2020.11.26 Thu
'89y FXRS セルスターター検証。
リアサスペンションが立っているモデルですので87-88yあたりのFXRだと思います。
車体はどこも綺麗に出来ていますが、リアのベルトドライブが一番細いベルトで製作してあるところが最も刺さりました。笑 やっぱり高年式ベルト仕様は間違いなく格好良いです、ハイ。
ご来店、誠に有難う御座いました!

さて、作業は'89y FXRS。届いたスターターに交換します。1.4kwの強化セルとなります。


今回の年式アップデートさせるコンバートでは、T/MケースとスターターピニオンASSYだけが89yとなりますが、T/Mメイン+カウンターASSYはTC88、クラッチバスケットやセルスターターは91y以降の後期FXR用、そしてインナープライマリーカバーが93y以降FXR用のデルクロン、というハイブリッドで製作しています。

各パーツを装着する事はできていますが、相性の良し悪しであったり、微細な抵抗や負荷はなかなか目で見えるものではありません。この車両は以前からスターター周りが弱く、始動性に若干の不安があったのですが、1988-1989yあたりのFXRでは比較的起こる症状です。
ですので今回全て後期にアップデートするという方向で作業を行なっているのですが、なかなか手強い感じになっています。
因みにこの車両に付いていた2分割式ピニオンのスターターギアは、後期FXRのスターターリングギアにマッチした丁数にも関わらず、回す事が出来ませんでした。同じ歯数でも微妙に寸法が違っていたのです。当然問題なく取り付け出来ましたが、動かなかった訳です。

スターターのボディでも違っていて、微妙にストレートラインが出ていないのかなぁ、なんて思い前期用と後期用セルの各部を計測したりするのですが、まぁ違ってもいない訳でして。

これが新規に圧入したデルクロンケース用のブッシング。

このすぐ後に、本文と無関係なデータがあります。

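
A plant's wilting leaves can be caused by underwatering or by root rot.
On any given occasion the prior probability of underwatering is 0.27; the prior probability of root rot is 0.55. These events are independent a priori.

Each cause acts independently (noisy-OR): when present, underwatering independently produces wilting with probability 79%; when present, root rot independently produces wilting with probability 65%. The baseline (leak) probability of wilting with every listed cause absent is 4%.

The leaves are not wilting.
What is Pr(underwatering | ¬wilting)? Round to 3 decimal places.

Pr(underwatering | ¬wilting) ≈ 0.072

Under noisy-OR, P(wilting | causes) = 1 − (1−0.04)·∏(1−qᵢ) over the active causes.
Sum P(¬wilting|·) weighted by the priors over the 4 (underwatering, root rot) configurations:
  P(¬wilting) = 0.96*0.73*0.45 + 0.336*0.73*0.55 + 0.2016*0.27*0.45 + 0.07056*0.27*0.55
        = 0.315360 + 0.134904 + 0.024494 + 0.010478 = 0.485236
Configurations with underwatering contribute 0.034972, so
  P(underwatering | ¬wilting) = 0.034972 / 0.485236 ≈ 0.072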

何もコーティングがされていません。

純正は白っぽいテフロンコーティングのようなものが施してあり、滑りが格段に良いのです。こういった物理的な要因も加味されてくるので余計にアタマが痛くなります、、

クリアランスが気になったり。

クリアランスが気になったり。。

ピニオンASSYをイロイロ付け替え、ピニオンギアもBAKERのレトロフィットギアに変更。その都度スターターでセルを回して最も元気に回る組み合わせを探ります。1次チェーンを装着せず、クラッチバスケット単体ならギュンギュン回るセットまでは追い込みました。
指を巻き込まれたら一発で切断される位回らないとダメです。

一体何が違うのか、、、もともとこの車両のスターター電装回りに不具合が生じていたのでしょうか?
絶えず充電しておかないとバッテリーが上がり易いような気もします。何処かで電気がドロップしているか、リークしている可能性も無きにしも有らず。。うーん、難しい。

ハーレーはスターターが"命"です。セルが使えなければ"押しがけ"という手もありますが、下り坂などを利用しないと難しいと思います。
どんなにハイパワーなエンジンを搭載したとしても、スターターが回らない、またはセルボタン数回でバッテリーが弱って始動困難に陥る、というようではそもそもその単車に乗る事自体が嫌になります。
当方がFXRのツインカムコンバートであったり、後期モデル用にコンバートするのは、そのあたりの不安を少しでも無くし、絶対に自走で帰れる車両、レッカーを呼ばなくても良い車両造り、を念頭においています。
その為には適切な部品のアップデート、スターターギア比の見直し、コンプレッションリリースの追加などの改良を行う訳です。闇雲に強化セルや強力なバッテリーだけに頼るのではなく、古い車両は根本から見直す事が重要です。
このあたりに拘って車両造りを考えているショップさんは残念ながらそう多くはありません。
今日のところは解決策と言えるところまで到底辿り着きませんでした。。

オマケの画像は此方↓
日々"鉄屑"のような部品が宅配便で届いております。W3で使う”当時モノ”パーツという奴です。
錆びてオンボロな部品を繁々と眺めてると、こんなものにお金を払っていると思うと正直虚しくなります。笑
車両が仕上がった時には”良い塩梅”に見えるんじゃないか、という希望的観測だけで前に進んでいます。

明日は複数件の外注先を回ります。終日留守となりますのでご了承下さい。